Hiçbir memur artık ev ve araba alamaz. Memurlar dışında almak isteyenlerde, başka yerlerdeki topraklarını satacaklar. Tek maaşla geçinen memur ev kirasını bile ödeyemez.
Hastane kuyruklarından beter bir haldeyiz. Ölülerimiz hastanelerin morglarında kalmıyor artık. Doğru. Ancak nerelerde öleceğimiz belli değil.
Bu ülkeyi yönetenler büyük bir aymazlık içindeler. Bu aymazları destekleyen basireti bağlanmış bir millet var. O millete karşı olanlarda zillet oluyor!
Bu aziz millet, soğan yer de din elden gitmesin diye, elinden gelen her yanlışı yapar.
Zamları Allah ve muhalefet yapıyor. Eskiden kuyrukları da  CEYEPE’liler yapıyordu.
Biz ölünceye kadar kime oy vereceğimizi biliriz.

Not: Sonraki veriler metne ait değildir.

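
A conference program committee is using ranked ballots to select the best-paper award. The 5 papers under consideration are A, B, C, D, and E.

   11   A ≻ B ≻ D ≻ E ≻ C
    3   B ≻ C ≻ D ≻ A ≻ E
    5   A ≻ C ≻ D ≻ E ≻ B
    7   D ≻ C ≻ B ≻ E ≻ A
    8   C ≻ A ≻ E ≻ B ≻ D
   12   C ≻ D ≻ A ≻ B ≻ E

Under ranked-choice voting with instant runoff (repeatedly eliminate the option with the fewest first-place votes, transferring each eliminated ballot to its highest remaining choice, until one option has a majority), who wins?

Round 1: C 20, A 16, D 7, B 3, E 0. E has the fewest and is eliminated.
Round 2: C 20, A 16, D 7, B 3. B has the fewest and is eliminated.
Round 3: C 23, A 16, D 7. D has the fewest and is eliminated.
Round 4: C 30, A 16. C has a majority.

C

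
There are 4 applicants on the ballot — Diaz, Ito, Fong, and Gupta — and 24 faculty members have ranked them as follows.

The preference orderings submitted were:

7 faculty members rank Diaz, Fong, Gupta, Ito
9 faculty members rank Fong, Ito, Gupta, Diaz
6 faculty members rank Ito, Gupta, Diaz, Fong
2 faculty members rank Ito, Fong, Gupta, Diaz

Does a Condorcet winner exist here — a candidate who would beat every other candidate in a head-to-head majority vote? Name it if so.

None — there is no Condorcet winner

Head-to-head results (24 voters total):
Diaz vs Ito: Ito wins 17–7.
Diaz vs Fong: Diaz wins 13–11.
Diaz vs Gupta: Gupta wins 17–7.
Ito vs Fong: Fong wins 16–8.
Ito vs Gupta: Ito wins 17–7.
Fong vs Gupta: Fong wins 18–6.
No candidate beats all others: Diaz beats Fong beats Ito beats Diaz, a majority cycle.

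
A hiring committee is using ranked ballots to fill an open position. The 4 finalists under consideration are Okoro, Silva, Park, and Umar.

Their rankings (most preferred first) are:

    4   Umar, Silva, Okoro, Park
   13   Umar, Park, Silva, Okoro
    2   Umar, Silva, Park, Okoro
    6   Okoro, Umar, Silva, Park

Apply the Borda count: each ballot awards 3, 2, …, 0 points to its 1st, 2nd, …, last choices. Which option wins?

Borda scores:
  Okoro: 4·1 + 13·0 + 2·0 + 6·3 = 22
  Silva: 4·2 + 13·1 + 2·2 + 6·1 = 31
  Park: 4·0 + 13·2 + 2·1 + 6·0 = 28
  Umar: 4·3 + 13·3 + 2·3 + 6·2 = 69
Umar has the highest total.

Umar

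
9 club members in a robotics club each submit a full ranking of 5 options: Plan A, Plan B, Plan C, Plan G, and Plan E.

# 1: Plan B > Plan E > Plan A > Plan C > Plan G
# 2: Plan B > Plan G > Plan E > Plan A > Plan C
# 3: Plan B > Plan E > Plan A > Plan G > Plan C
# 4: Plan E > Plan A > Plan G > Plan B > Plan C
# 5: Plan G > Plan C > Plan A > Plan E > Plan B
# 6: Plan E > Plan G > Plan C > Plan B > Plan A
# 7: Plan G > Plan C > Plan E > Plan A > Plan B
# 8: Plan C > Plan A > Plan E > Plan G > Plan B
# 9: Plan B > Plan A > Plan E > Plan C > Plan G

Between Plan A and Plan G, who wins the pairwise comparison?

Plan A

Ballots ranking Plan A above Plan G: 5.
Ballots ranking Plan G above Plan A: 4.
Plan A wins the head-to-head, 5–4.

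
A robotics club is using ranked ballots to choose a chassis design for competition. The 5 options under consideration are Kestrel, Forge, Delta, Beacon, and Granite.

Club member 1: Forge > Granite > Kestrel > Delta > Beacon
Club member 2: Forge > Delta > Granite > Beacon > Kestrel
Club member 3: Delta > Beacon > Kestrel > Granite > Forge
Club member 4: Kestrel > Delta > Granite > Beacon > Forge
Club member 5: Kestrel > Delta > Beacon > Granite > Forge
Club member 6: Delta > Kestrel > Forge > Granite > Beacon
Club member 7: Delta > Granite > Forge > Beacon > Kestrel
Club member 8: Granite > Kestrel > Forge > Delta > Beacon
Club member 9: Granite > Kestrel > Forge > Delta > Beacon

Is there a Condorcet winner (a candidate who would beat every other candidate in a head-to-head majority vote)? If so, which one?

None — there is no Condorcet winner

Head-to-head results (9 voters total):
Kestrel vs Forge: Kestrel wins 6–3.
Kestrel vs Delta: Kestrel wins 5–4.
Kestrel vs Beacon: Kestrel wins 6–3.
Kestrel vs Granite: Granite wins 5–4.
Forge vs Delta: Delta wins 5–4.
Forge vs Beacon: Forge wins 6–3.
Forge vs Granite: Granite wins 6–3.
Delta vs Beacon: Delta wins 9–0.
Delta vs Granite: Delta wins 6–3.
Beacon vs Granite: Granite wins 7–2.
No candidate beats all others: Kestrel beats Delta beats Granite beats Kestrel, a majority cycle.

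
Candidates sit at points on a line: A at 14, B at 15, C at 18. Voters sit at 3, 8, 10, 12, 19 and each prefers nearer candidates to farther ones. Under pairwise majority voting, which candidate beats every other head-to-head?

With single-peaked preferences on a line, the Condorcet winner is the candidate closest to the median voter.
The median voter (position 10) is closest to A at 14.
Check: A vs C — voters closer to A: 4 of 5.

A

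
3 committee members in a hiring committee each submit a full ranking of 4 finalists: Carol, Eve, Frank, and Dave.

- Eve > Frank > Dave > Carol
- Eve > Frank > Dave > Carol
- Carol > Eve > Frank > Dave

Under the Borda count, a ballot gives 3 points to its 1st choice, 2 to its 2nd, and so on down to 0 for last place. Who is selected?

Eve

Borda scores:
  Carol: 0 + 0 + 3 = 3
  Eve: 3 + 3 + 2 = 8
  Frank: 2 + 2 + 1 = 5
  Dave: 1 + 1 + 0 = 2
Eve has the highest total.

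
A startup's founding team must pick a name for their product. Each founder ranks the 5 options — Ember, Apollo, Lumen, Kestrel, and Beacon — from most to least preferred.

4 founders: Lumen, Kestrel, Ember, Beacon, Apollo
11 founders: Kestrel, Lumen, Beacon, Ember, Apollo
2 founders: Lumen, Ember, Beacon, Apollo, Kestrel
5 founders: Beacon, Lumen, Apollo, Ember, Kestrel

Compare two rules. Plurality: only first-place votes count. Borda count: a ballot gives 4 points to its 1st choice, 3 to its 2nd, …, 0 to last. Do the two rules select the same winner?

No

Plurality first-place counts: Ember 0, Apollo 0, Lumen 6, Kestrel 11, Beacon 5 → Kestrel.
Borda totals: Ember 30, Apollo 12, Lumen 72, Kestrel 56, Beacon 50 → Lumen.
The two rules disagree: plurality picks Kestrel, Borda picks Lumen.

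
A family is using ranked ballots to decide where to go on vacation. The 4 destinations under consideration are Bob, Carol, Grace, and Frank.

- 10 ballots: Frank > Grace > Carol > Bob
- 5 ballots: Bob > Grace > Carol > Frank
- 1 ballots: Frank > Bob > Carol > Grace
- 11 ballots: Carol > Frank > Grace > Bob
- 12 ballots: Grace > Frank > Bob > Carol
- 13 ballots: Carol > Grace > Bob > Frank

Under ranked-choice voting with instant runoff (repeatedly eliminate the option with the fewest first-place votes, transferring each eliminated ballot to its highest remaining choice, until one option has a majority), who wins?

Round 1: Carol 24, Grace 12, Frank 11, Bob 5. Bob has the fewest and is eliminated.
Round 2: Carol 24, Grace 17, Frank 11. Frank has the fewest and is eliminated.
Round 3: Grace 27, Carol 25. Grace has a majority.

Grace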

Biz biliriz kendi işimizi! Asla kırmayız takma dişimizi!
“Artık ölümüzü bedava alıyoz morglardan!”
Bedava silikonda var!
Şükrediyoruz!
Allah’ın verdiği nefesi boşa harcamayalım yani!
Şükürler olsun her şeye!
Şükrettikçe sorunlarımız artıyor! Çok şükür çoooookkkkk!